For simplicity, this example will nevertheless reuse the same likelihood and gradient functions that were defined earlier alongside with SciPy’s / R’s L-BFGS solver to obtain the optimal vector-valued intercept:
from scipy.optimize import minimize
def get_optimal_intercepts(Y: np.ndarray) -> np.ndarray:
k = Y.shape[1]
res = minimize(
fun=lambda pred: dirichlet_fun(
np.broadcast_to(pred, (Y.shape[0], k)),
Y
),
x0=np.zeros(k),
jac=lambda pred: dirichlet_grad(
np.broadcast_to(pred, (Y.shape[0], k)),
Y
).sum(axis=0)
)
return res["x"]
intercepts = get_optimal_intercepts(Y)
get.optimal.intercepts <- function(y) {
k <- ncol(y)
broadcast.vec <- function(x) rep(x, nrow(y)) |> matrix(ncol=k, byrow=T)
res <- optim(
par = numeric(k),
fn = function(x) dirichlet.fun(broadcast.vec(x), y),
gr = function(x) dirichlet.grad(broadcast.vec(x), y) |> colSums(),
method = "L-BFGS-B"
)
return(res$par)
}
intercepts <- get.optimal.intercepts(y)
Now fitting a model again, this time with the intercept:
base_margin = np.broadcast_to(intercepts, Y.shape)
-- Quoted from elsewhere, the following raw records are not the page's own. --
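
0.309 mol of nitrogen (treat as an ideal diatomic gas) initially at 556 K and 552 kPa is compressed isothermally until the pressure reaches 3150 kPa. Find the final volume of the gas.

0.453 L

V₁ = nRT₁/P₁ = 0.309×8.314×556/552 = 2.59 L.
Isothermal: T stays 556 K; PV = const ⇒ V₂ = 0.453 L, P₂ = 3150 kPa.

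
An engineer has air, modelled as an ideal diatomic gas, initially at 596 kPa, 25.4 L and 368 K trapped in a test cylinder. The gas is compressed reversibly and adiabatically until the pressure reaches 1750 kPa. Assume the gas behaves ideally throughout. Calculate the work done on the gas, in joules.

n = P₁V₁/(RT₁) = 596×25.4/(8.314×368) = 4.95 mol.
Adiabatic: T₂/T₁ = (P₂/P₁)^((γ−1)/γ) ⇒ T₂ = 368×(2.94)^0.286 = 501 K; V₂ = 11.8 L.
ΔU = nCvΔT = 4.95×20.8×(501−368) = 13600 J.
Q = 0 for an adiabatic process, so W = −ΔU = -13600 J.
Work done on the gas = −W_by = 13600 J.

13600 J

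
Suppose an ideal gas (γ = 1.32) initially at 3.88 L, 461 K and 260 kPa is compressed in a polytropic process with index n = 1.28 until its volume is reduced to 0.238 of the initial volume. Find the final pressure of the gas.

1630 kPa

Polytropic n=1.28: T₂ = T₁(V₁/V₂)^(n−1) = 461×(4.20)^0.28 = 689 K; P₂ = P₁(V₁/V₂)^n = 1630 kPa.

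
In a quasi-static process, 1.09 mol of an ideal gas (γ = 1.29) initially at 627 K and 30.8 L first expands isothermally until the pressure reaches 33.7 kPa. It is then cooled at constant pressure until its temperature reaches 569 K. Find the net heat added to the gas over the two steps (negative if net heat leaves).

7320 J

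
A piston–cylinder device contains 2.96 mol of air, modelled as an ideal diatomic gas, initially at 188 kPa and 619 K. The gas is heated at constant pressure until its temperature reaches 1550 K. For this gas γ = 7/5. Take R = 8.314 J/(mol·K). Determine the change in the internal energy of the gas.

V₁ = nRT₁/P₁ = 2.96×8.314×619/188 = 81.0 L.
Isobaric: P stays 188 kPa; V/T = const ⇒ T₂ = 1550 K, V₂ = 203 L.
For an ideal gas ΔU = nCvΔT with Cv = (5/2)R = 20.8 J/(mol·K).
ΔU = 2.96×20.8×(1550−619) = 57300 J.

57300 J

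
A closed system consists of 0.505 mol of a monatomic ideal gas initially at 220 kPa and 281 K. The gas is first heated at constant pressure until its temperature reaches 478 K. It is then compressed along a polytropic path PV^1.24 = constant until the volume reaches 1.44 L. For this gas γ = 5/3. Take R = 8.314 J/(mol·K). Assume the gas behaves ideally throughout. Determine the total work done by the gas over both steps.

-3830 J

V₁ = nRT₁/P₁ = 0.505×8.314×281/220 = 5.36 L.
Step 1 — Isobaric: P stays 220 kPa; V/T = const ⇒ T₂ = 478 K, V₂ = 9.12 L.
W = PΔV = 220×(9.12−5.36) kPa·L = 827 J.
ΔU = nCvΔT = 0.505×12.5×(478−281) = 1240 J.
Q = ΔU + W = nCpΔT = 2070 J.
State after step 1: P = 220 kPa, V = 9.12 L, T = 478 K.
Step 2 — Polytropic n=1.24: T₂ = T₁(V₁/V₂)^(n−1) = 478×(6.33)^0.24 = 744 K; P₂ = P₁(V₁/V₂)^n = 2170 kPa.
W = (P₁V₁−P₂V₂)/(n−1) = (220×9.12−2170×1.44)/0.24 = -4660 J.
ΔU = nCvΔT = 0.505×12.5×(744−478) = 1680 J.
Q = ΔU + W = -2980 J.
Net over both steps: W = -3830 J, Q = -916 J, ΔU = 2920 J.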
dtrain_w_intercept = xgb.DMatrix(X, label=Y, base_margin=base_margin)
results: Dict[str, Dict[str, List[float]]] = {}
booster = xgb.train(
params={
"tree_method": "hist",
"num_target": Y.shape[1],
"base_score": 0,
"disable_default_eval_metric": True,
"max_depth": 3,
"seed": 123,
},
dtrain=dtrain_w_intercept,
num_boost_round=10,
obj=dirichlet_xgb_objective,
evals=[(dtrain, "Train")],
evals_result=results,
custom_metric=dirichlet_eval_metric,
)
yhat = softmax(
booster.predict(
xgb.DMatrix(X, base_margin=base_margin)
),
axis=1
)
base.margin <- rep(intercepts, nrow(y)) |> matrix(nrow=nrow(y), byrow=T)
dtrain <- xgb.DMatrix(x, y, base_margin=base.margin)
booster <- xgb.train(
params = list(
tree_method="hist",
num_target=ncol(y),
base_score=0,
disable_default_eval_metric=TRUE,
max_depth=3,
seed=123
),
data = dtrain,
nrounds = 10,
obj = dirichlet.xgb.objective,
evals = list(Train=dtrain),
eval_metric = dirichlet.eval.metric
)
raw.pred <- predict(
booster,
x,
base_margin=base.margin,
reshape=TRUE
)
yhat <- apply(raw.pred, 1, softmax) |> t()
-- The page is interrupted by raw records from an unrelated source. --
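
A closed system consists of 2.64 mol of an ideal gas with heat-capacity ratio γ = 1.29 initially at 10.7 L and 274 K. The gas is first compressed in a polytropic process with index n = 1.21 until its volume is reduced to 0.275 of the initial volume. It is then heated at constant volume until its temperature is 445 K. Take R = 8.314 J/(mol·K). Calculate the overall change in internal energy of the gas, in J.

12900 J

P₁ = nRT₁/V₁ = 2.64×8.314×274/10.7 = 562 kPa.
Step 1 — Polytropic n=1.21: T₂ = T₁(V₁/V₂)^(n−1) = 274×(3.64)^0.21 = 359 K; P₂ = P₁(V₁/V₂)^n = 2680 kPa.
W = (P₁V₁−P₂V₂)/(n−1) = (562×10.7−2680×2.94)/0.21 = -8920 J.
ΔU = nCvΔT = 2.64×28.7×(359−274) = 6460 J.
Q = ΔU + W = -2460 J.
State after step 1: P = 2680 kPa, V = 2.94 L, T = 359 K.
Step 2 — Isochoric: V stays 2.94 L; P/T = const ⇒ T₂ = 445 K, P₂ = 3320 kPa.
W = 0 (no volume change).
ΔU = nCvΔT = 2.64×28.7×(445−359) = 6480 J.
Q = ΔU = 6480 J.
Net over both steps: W = -8920 J, Q = 4020 J, ΔU = 12900 J.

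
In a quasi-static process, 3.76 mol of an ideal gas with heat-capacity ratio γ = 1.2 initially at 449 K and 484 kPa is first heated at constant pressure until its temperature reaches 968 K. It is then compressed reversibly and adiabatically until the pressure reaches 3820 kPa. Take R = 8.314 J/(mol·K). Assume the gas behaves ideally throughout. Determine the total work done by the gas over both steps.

-46000 J

V₁ = nRT₁/P₁ = 3.76×8.314×449/484 = 29.0 L.
Step 1 — Isobaric: P stays 484 kPa; V/T = const ⇒ T₂ = 968 K, V₂ = 62.5 L.
W = PΔV = 484×(62.5−29.0) kPa·L = 16200 J.
ΔU = nCvΔT = 3.76×41.6×(968−449) = 81100 J.
Q = ΔU + W = nCpΔT = 97300 J.
State after step 1: P = 484 kPa, V = 62.5 L, T = 968 K.
Step 2 — Adiabatic: T₂/T₁ = (P₂/P₁)^((γ−1)/γ) ⇒ T₂ = 968×(7.89)^0.167 = 1370 K; V₂ = 11.2 L.
ΔU = nCvΔT = 3.76×41.6×(1370−968) = 62200 J.
Q = 0 for an adiabatic process, so W = −ΔU = -62200 J.
Net over both steps: W = -46000 J, Q = 97300 J, ΔU = 143000 J.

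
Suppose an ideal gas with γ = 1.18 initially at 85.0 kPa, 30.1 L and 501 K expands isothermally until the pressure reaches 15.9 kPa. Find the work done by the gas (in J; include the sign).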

[0] Train-dirichlet_ll:-37.01861
[1] Train-dirichlet_ll:-42.86120
[2] Train-dirichlet_ll:-46.55133
[3] Train-dirichlet_ll:-49.15111
[4] Train-dirichlet_ll:-51.02638
[5] Train-dirichlet_ll:-52.53880
[6] Train-dirichlet_ll:-53.77409
[7] Train-dirichlet_ll:-54.88851
[8] Train-dirichlet_ll:-55.95961
[9] Train-dirichlet_ll:-56.95497
For this small example problem, predictions should be very similar between the two and the version without intercepts achieved a lower objective function in the training data (for the Python version at least), but for more serious usage with real-world data, one is likely to observe better results when adding the intercepts.